Supports in place for success


Marcel Scott

Rob Peters, DVC councilor goes over some academic planning with Putri Karania, 19, a computer science major. Services availableto students was one of the judges criteria.

Nagisa Tsukada, Staff member

Diablo Valley College ranked 12th best two-year college for adult learners, according to an article in Washington Monthly’s September/October edition. 

The rank was determined by a government-sponsored survey of college students over the age of 25 from over 7,500 postsecondary schools between 2014 and 2015, according to Washington Monthly.

Jennifer Tejada, a director of the Program for Adult College Education, said DVC’s rank is reasonable.

Among the criteria of the survey were: ease of transfer/enrollment, flexibility of programs, services available for adult students, the percent of students over age 25, and tuition and fees for in-district students. 

According to the survey, 35 percent of DVC students were over 25, which ranked 906 out of 1,178 two-year colleges. Earnings of adult students ten years after entering college was $44,300, which ranked 58 out of 1,178. Loan repayment rates of adult students five years after entering repayment was 72 percent, which ranked 125 out of 1,178. Tuition and fees for in-district students was $1248, which ranked 59 out of 1,178.

“I think that’s really good. We have a lot of programs that help all types of learners, of all ages,” Nicole Siverson, an English tutor at DVC, said.

Program for Adult College Education supports returning students who want to transfer. PACE offers returning students classes for transferring to four-year universities to earn a bachelor’s degree. PACE saves seats for the students who take classes and helps them prepare for their transfer plan.

“We offer a lot of hybrid and online classes, which means that people who have young children and need child care, people who work during the day, can take three or four classes during the semester, and not be coming to campus every single night of a week,” Tejada said.

Students taking online classes can take lectures on their own time. Flexibility of online classes help adult students who are busy or live in far from DVC.

Times for classes on campus are flexible because classes start at 8:00 a.m., and the latest classes start at 8:00 p.m. for the fall semester. Students can choose their classes based on their schedule.

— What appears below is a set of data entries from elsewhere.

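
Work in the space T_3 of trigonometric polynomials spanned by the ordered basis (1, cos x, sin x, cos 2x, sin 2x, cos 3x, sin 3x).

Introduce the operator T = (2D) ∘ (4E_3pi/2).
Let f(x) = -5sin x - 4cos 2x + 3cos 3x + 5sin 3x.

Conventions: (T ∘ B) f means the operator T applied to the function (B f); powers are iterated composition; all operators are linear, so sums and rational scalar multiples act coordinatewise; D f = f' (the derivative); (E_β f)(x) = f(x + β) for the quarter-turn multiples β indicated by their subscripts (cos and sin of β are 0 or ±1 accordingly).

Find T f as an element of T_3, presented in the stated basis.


the result is g(x) = -40sin x - 64sin 2x - 72cos 3x - 120sin 3x

E_3pi/2 f = 5cos x + 4cos 2x + 5cos 3x - 3sin 3x
(4E_3pi/2) f = 20cos x + 16cos 2x + 20cos 3x - 12sin 3x
D (4E_3pi/2) f = -20sin x - 32sin 2x - 36cos 3x - 60sin 3x
(2D) (4E_3pi/2) f = -40sin x - 64sin 2x - 72cos 3x - 120sin 3x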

Also, most on-campus classes for PACE are weekday evenings or Saturday mornings, so working students can attend classes easier.

PACE students should take offered classes to finish their program in three terms. When they don’t want to take offered classes, there is a possibility that they may not be able to enroll because those classes are not guaranteed. PACE is not flexible in terms of class choices.

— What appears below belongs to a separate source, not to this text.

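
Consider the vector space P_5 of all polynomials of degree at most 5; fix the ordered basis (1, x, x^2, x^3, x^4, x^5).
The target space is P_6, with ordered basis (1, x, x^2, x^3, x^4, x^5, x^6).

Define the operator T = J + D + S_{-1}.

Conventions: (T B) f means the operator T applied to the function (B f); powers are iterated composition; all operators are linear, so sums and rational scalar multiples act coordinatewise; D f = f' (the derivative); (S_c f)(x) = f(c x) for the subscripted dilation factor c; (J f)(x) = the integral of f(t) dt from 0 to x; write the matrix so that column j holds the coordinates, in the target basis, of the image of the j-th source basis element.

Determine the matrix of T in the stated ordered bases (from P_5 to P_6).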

Adult learners at DVC have access to the same services as younger students, such as financial aid, counseling, and tutoring.

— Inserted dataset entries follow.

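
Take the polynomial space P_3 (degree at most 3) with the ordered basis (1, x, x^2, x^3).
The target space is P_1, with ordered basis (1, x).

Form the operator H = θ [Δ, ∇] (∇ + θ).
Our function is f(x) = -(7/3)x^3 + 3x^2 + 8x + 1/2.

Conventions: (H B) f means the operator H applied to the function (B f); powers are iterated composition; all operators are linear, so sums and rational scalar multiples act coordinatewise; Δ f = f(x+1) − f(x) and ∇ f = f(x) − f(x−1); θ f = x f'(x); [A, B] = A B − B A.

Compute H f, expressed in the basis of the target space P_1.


g(x) = 0

∇ f = -7x^2 + 13x + 8/3
θ f = -7x^3 + 6x^2 + 8x
(∇ + θ) f = -7x^3 - x^2 + 21x + 8/3
∇ (∇ + θ) f = -21x^2 + 19x + 15
Δ ∇ (∇ + θ) f = -42x - 2
Δ (∇ + θ) f = -21x^2 - 23x + 13
∇ Δ (∇ + θ) f = -42x - 2
[Δ, ∇] (∇ + θ) f = 0
θ [Δ, ∇] (∇ + θ) f = 0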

Sarah Guzzaldo, an English tutor at DVC, said many adult students use a tutoring to deal with their classes.

“Sometimes they come in and they’re nervous because they have been gone from school for a very long time,” Guzzaldo said. “I think coming in just having somebody tell them that they’re on the right track or just giving them a hand with that kind of stuff can be really useful.”  Also, adult students often need time for “making sure they’re getting used to the school environment again.”